Scientists reported that in the wee hours of July 14, dozens of meteors streaked across the dazzlingly clear starry sky over Maunakea, Hawaii. The event was broadcast to hundreds of people around the world with a Subaru Asahi camera.
“At first I thought it was just a series of small meteors,” Fukuro, an eyewitness, explained.
“But when I double-checked to count, I was amazed to notice that several small meteorites were visible simultaneously from the same direction.”
At 3:58 a.m. local time, all of these meteors flew out of the same point in the sky within 10 seconds. This is not the usual pattern seen during meteor showers, which usually appear more haphazardly in our skies as the Earth orbits the remnants of a comet’s tail.
An excited online discussion about the phenomenon alerted Subaru Telescope Camera Administrator Ichi Tnaka, who contacted astronomers who are now analyzing the data (thank the occasion that ordinary people were watching live, or we would never have heard about this event from astronomers).
“The scientific significance of capturing such a rare phenomenon is extremely high, and it is especially significant because the total duration of the event was longer than in previous cases,” said planetologist Junichi Watanabe, deputy director of the National Astronomical Observatory of Japan.
“The fact that the camera was located on Maunakea, one of the best observing sites in the world, was also an important factor in capturing such a rare event in addition to recent advances in camera technology.”

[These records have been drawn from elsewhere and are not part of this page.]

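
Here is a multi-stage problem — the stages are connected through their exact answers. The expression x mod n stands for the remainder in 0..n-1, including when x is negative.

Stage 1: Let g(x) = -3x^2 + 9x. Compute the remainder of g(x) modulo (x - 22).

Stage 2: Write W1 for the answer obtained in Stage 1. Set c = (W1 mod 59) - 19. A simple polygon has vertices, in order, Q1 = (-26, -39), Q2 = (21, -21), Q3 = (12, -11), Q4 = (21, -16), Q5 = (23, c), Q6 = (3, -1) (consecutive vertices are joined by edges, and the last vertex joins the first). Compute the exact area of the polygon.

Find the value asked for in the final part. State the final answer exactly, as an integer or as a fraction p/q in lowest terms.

2077/2

Stage 1: remainder = value at the root: -3*(22)^2 + 9*(22)^1 = (-1452) + (198) = -1254; answer -1254
Stage 2: W1 = -1254; c = 25; cross terms: (-26*-21 - 21*-39)=1365, (21*-11 - 12*-21)=21, (12*-16 - 21*-11)=39, (21*25 - 23*-16)=893, (23*-1 - 3*25)=-98, (3*-39 - -26*-1)=-143; twice the area = |2077| = 2077; area = 2077/2; answer 2077/2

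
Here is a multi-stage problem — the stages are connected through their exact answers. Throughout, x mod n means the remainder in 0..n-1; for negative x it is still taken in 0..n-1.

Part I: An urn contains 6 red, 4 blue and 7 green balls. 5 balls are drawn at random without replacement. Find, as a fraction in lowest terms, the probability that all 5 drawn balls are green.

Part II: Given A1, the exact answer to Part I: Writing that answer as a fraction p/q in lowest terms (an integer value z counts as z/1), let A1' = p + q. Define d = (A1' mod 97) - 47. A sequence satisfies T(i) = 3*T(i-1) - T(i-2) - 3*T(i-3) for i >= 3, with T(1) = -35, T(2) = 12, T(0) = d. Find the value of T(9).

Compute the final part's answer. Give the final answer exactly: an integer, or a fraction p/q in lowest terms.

24805

Part I: total draws C(17,5) = 6188; favorable C(7,5) = 21; P = 3/884; answer 3/884
Part II: A1 = 3/884; threaded value p + q = 887; d = -33; T(3) = 3*(12) - 1*(-35) - 3*(-33) = 170; iterating: T(3)=170, T(4)=603, T(5)=1603, T(6)=3696, T(7)=7676, T(8)=14523, T(9)=24805; answer 24805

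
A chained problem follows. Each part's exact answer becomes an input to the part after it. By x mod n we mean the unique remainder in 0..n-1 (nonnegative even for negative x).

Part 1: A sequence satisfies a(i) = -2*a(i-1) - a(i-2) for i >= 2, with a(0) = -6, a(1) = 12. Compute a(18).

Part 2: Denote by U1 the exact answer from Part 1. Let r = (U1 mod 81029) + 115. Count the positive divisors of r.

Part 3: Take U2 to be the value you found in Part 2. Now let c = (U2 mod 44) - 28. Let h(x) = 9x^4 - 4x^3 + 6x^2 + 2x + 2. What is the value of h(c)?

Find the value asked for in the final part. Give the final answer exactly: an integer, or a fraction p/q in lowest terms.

2154

Part 1: a(2) = -2*(12) - 1*(-6) = -18; iterating: a(2)=-18, a(3)=24, a(4)=-30, a(5)=36, a(6)=-42, a(7)=48, a(8)=-54, a(9)=60, a(10)=-66, a(11)=72, a(12)=-78, a(13)=84, a(14)=-90, a(15)=96, a(16)=-102, a(17)=108, a(18)=-114; answer -114
Part 2: U1 = -114; r = 81030; 81030 = 2 * 3 * 5 * 37 * 73; number of divisors = (1+1) * (1+1) * (1+1) * (1+1) * (1+1) = 32; answer 32
Part 3: U2 = 32; c = 4; 9*(4)^4 - 4*(4)^3 + 6*(4)^2 + 2*(4)^1 + 2 = (2304) + (-256) + (96) + (8) + (2) = 2154; answer 2154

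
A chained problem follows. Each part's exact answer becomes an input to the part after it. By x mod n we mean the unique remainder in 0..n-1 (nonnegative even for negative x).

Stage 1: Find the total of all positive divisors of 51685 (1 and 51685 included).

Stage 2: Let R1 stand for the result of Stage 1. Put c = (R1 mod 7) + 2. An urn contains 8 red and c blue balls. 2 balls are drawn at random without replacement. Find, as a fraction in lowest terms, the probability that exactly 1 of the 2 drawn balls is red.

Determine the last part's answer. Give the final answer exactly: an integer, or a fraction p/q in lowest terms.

24/55

Stage 1: 51685 = 5 * 10337; sigma = (1 + 5) * (1 + 10337) = 6 * 10338 = 62028; answer 62028
Stage 2: R1 = 62028; c = 3; total draws C(11,2) = 55; favorable C(8,1)*C(3,1) = 24; P = 24/55; answer 24/55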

Since the phenomenon was first detected in 1997, only a handful of similar meteoroid clusters have been recorded, including one caught earlier this year by cameras at the University of Arizona in San Diego. This cluster of seven meteors occurred within 3 seconds of each other.
Watanabe and his colleagues described a mechanism to explain these kinds of meteor clusters back in 2003, based on data from the Leonida meteor showers.
The researchers calculated that in order for these pieces of space rock to appear so close together in time and distance in our sky, they would have had to have an unrealistically small difference in velocity between them – if they had cracked immediately or shortly after breaking away from the comet.
Instead, they conclude, this type of cluster is likely due to the fragmentation of meteoroids orbiting the Sun just before they reach Earth. The fragmentation of the meteoroids is probably caused by the additional heat they encounter when they reach the perihelion of their orbit (the closest point to the Sun), which must occur about every 33 years for Leonid meteoroids.
Information just obtained by the Subaru telescope may help clarify this question and possibly provide more information about the structure of meteoroids orbiting near us.